Environmental puzzles and challenges are a plenty which will both test your mind and platforming skills. Certain puzzle may take you from one end of the map to another. Without any guide to the puzzles, it will sometime prove challenging in terms of finding out what to do. Luckily, not all puzzles needed to be completed to complete the game so you have the choice to skip a few hard ones.
Blind as a Bat
With all those gameplay, this game should be an easy winner. Sadly, no it is not. This game suffers a lot from camera and exploration issues. First let talk about the camera. It is a behind the back camera with the ability to adjust using your analog right analog stick. It sounds great like every other platformer but what went wrong is when your character moves or turns, the camera resets itself to your back. This is an issue during some flying maneuvers or aiming as I stated earlier. Also because the camera resets itself, you might get stuck with a camera through the wall and your view is totally blocked.
There are some areas in the game where the camera is a locked view either in isometric or top down. This is a curse and a blessing at the same time. Good news is the camera issue earlier is nonexistent with the camera being locked. The bad news is if you are passing by the locked camera area especially while gliding, you will have a moment of disorientation as the camera moves to the lock view and reset itself behind you. This usually should be a small issue but at certain times where gliding around trying to beat the clock, the camera will become your worst enemy.
Another issue is the lack of map in this game. The whole world is so huge and somehow there is no map to guide you at all. As I said earlier there was the lack of use on the DualShock 4 touchpad. It is a as to why the Map was not assign to the touch pad. Certain worlds are small and straight forward but there are some whuich are confusing (Im looking at you Moodymaze Marsh). Because each world is basically an open layout without any direction, you will get lost sometimes looking around. New world will required new skill to progress and explore. It is sometime frustrating to find the NPC to learn new skills without a map. It kinds of defeats the purposed of having an open layout. There is also a lack of any indication where is your next objective be to guide you around.
This game relies too much the player’s memory. You may easily play this game and come back a week later to forget how to move across the world. The lack of maps and objective signs Make its harder to. This causes another issue when one of the boss fights is a quiz to test what you have done along your adventures. He can quiz you from the number of times you defeated an enemies to the number of boxes in a stage.
There is also the lack of enemy type in this game as most enemies are just a basic reskin of another as you travel from world to world.
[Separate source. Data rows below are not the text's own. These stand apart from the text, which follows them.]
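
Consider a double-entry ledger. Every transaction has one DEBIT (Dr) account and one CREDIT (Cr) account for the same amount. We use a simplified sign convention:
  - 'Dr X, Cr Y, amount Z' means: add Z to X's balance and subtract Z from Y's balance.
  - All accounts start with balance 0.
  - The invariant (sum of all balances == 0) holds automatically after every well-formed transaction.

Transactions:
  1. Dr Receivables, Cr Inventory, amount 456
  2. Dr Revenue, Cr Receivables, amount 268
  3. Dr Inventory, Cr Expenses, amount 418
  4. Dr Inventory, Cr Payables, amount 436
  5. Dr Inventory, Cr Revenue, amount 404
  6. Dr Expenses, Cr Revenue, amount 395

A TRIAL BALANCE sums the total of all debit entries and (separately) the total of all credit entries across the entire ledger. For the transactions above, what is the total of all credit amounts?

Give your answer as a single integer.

Txn 1: credit+=456
Txn 2: credit+=268
Txn 3: credit+=418
Txn 4: credit+=436
Txn 5: credit+=404
Txn 6: credit+=395
Total credits = 2377

Answer: 2377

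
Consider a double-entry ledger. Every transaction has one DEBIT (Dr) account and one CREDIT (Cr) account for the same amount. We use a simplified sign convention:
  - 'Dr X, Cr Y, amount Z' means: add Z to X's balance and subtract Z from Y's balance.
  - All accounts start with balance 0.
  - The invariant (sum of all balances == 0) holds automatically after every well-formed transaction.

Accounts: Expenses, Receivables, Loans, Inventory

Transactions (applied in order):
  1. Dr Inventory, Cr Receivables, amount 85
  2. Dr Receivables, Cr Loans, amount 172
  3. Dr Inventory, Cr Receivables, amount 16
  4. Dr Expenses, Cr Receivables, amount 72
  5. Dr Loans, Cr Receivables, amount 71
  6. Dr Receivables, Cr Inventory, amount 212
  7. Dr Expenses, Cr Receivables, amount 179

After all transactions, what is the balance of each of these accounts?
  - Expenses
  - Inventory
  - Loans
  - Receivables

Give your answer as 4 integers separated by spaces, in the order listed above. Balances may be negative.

Answer: 251 -111 -101 -39

Derivation:
After txn 1 (Dr Inventory, Cr Receivables, amount 85): Inventory=85 Receivables=-85
After txn 2 (Dr Receivables, Cr Loans, amount 172): Inventory=85 Loans=-172 Receivables=87
After txn 3 (Dr Inventory, Cr Receivables, amount 16): Inventory=101 Loans=-172 Receivables=71
After txn 4 (Dr Expenses, Cr Receivables, amount 72): Expenses=72 Inventory=101 Loans=-172 Receivables=-1
After txn 5 (Dr Loans, Cr Receivables, amount 71): Expenses=72 Inventory=101 Loans=-101 Receivables=-72
After txn 6 (Dr Receivables, Cr Inventory, amount 212): Expenses=72 Inventory=-111 Loans=-101 Receivables=140
After txn 7 (Dr Expenses, Cr Receivables, amount 179): Expenses=251 Inventory=-111 Loans=-101 Receivables=-39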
Enemies respawn after they are defeated as you explore world but this makes them feel irritating at some point more than challenging.
Technical issues are common in this game, from dips in FPS to game crashes. Also I think there is a memory leak if you resume play after you put your Playstation 4 on rest which causes explosion effects to drop your FPS drastically.
Yooka Laylee may look like an instant classic, but sadly it will be one that pushes the platforming genre back two steps. The lack of any innovative gameplay or solid story makes this game dull as you progress. As great as dialogs between you and the NPCs may be, it is still a trickle of sugar in a lake of mud of how bad the adventure is.